Opened 9 years ago
Closed 9 years ago
#9473 closed Bugs (fixed)
make_u32regex() accepts illegal UTF-8
| Reported by: | Owned by: | John Maddock | |
|---|---|---|---|
| Milestone: | To Be Determined | Component: | regex | 
| Version: | Boost 1.54.0 | Severity: | Problem | 
| Keywords: | Cc: | 
Description
The attached example shows that make_u32regex() accepts two kinds of illegal UTF-8.
It accepts codepoints reserved for UTF-16 surrogate pairs encoded as 3-byte UTF-8 characters, e.g. "\xed\xa0\x80" representing U+D800.
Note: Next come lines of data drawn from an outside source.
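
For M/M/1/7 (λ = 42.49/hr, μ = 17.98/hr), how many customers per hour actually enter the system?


ρ = 2.3632; P_K = (1−ρ)ρ^7/(1−ρ^8) = 0.577435
λ_eff = λ(1 − P_K) = 42.49·(1 − 0.577435) = 42.49·0.422565 = 17.9548 /hr

Final: 17.9548 /hr


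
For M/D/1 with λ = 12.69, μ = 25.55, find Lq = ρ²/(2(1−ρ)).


ρ = 12.69/25.55 = 0.4967
M/D/1: Lq = ρ²/(2(1−ρ)) = 0.2467/(2·0.5033) = 0.24505

Final: 0.24505


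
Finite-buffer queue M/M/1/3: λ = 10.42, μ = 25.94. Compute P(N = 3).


ρ = λ/μ = 10.42/25.94 = 0.4017
P_K = (1−ρ)ρ^K/(1−ρ^(K+1)) = (0.5983·0.064818)/(1 − 0.026037)
= 0.038781/0.973963 = 0.039817

Final: 0.039817


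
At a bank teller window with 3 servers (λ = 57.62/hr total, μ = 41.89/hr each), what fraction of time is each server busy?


ρ = λ/(cμ) = 57.62/(3·41.89) = 57.62/125.67 = 0.4585

Final: 0.4585


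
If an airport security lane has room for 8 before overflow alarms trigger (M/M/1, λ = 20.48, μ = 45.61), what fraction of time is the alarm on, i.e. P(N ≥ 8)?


ρ = 20.48/45.61 = 0.4490
P(N ≥ n) = ρ^n = 0.4490^8 = 0.001653

Final: 0.001653


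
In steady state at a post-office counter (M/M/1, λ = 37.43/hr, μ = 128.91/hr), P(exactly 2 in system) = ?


ρ = 37.43/128.91 = 0.2904
P_n = (1−ρ)·ρ^n = (1 − 0.2904)·0.2904^2 = 0.7096·0.084308 = 0.059828

Final: 0.059828


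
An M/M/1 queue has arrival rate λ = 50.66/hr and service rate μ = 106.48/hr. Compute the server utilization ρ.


ρ = λ/μ = 50.66/106.48 = 0.4758

Final: 0.4758


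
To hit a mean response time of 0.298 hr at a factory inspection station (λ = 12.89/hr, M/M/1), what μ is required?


W = 1/(μ−λ) ⇒ μ − λ = 1/W = 1/0.298 = 3.3557
μ = λ + 1/W = 12.89 + 3.3557 = 16.2457 per hr

Final: 16.2457 /hr


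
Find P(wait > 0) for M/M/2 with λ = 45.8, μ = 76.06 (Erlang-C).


a = λ/μ = 0.6022; ρ = a/2 = 0.3011
P₀ = 0.537187 (from M/M/c formula)
C(c,a) = [a^c/(c!(1−ρ))]·P₀ = [0.36259/(2·0.6989)]·0.537187
= 0.25939·0.537187 = 0.139343

Final: 0.139343


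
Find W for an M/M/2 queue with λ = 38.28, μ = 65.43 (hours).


a = 0.5851; ρ = 0.2925; P₀ = 0.547357
Lq = P₀·a^c·ρ/(c!(1−ρ)²) = 0.05475
Wq = Lq/λ = 0.05475/38.28 = 0.001430 hr
W = Wq + 1/μ = 0.001430 + 0.01528 = 0.01671 hr

Final: 0.01671 hr


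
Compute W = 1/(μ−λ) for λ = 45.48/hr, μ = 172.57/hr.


W = 1/(μ−λ) = 1/(172.57 − 45.48) = 1/127.09 = 0.007868 hr

Final: 0.007868 hr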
It accepts overlong UTF-8 encodings where the codepoint value has been extended to the left with additional zero bits, e.g. "\xc0\x80" representing U+0000 whereas its correct 1-byte encoding is "\x00".
Boost.Locale already contains code to protect against overlong encodings (see method width() in https://svn.boost.org/svn/boost/trunk/boost/locale/utf.hpp).
Attachments (1)
Change History (2)
by , 9 years ago
comment:1 by , 9 years ago
| Resolution: | → fixed | 
|---|---|
| Status: | new → closed | 


Fixed in Git develop.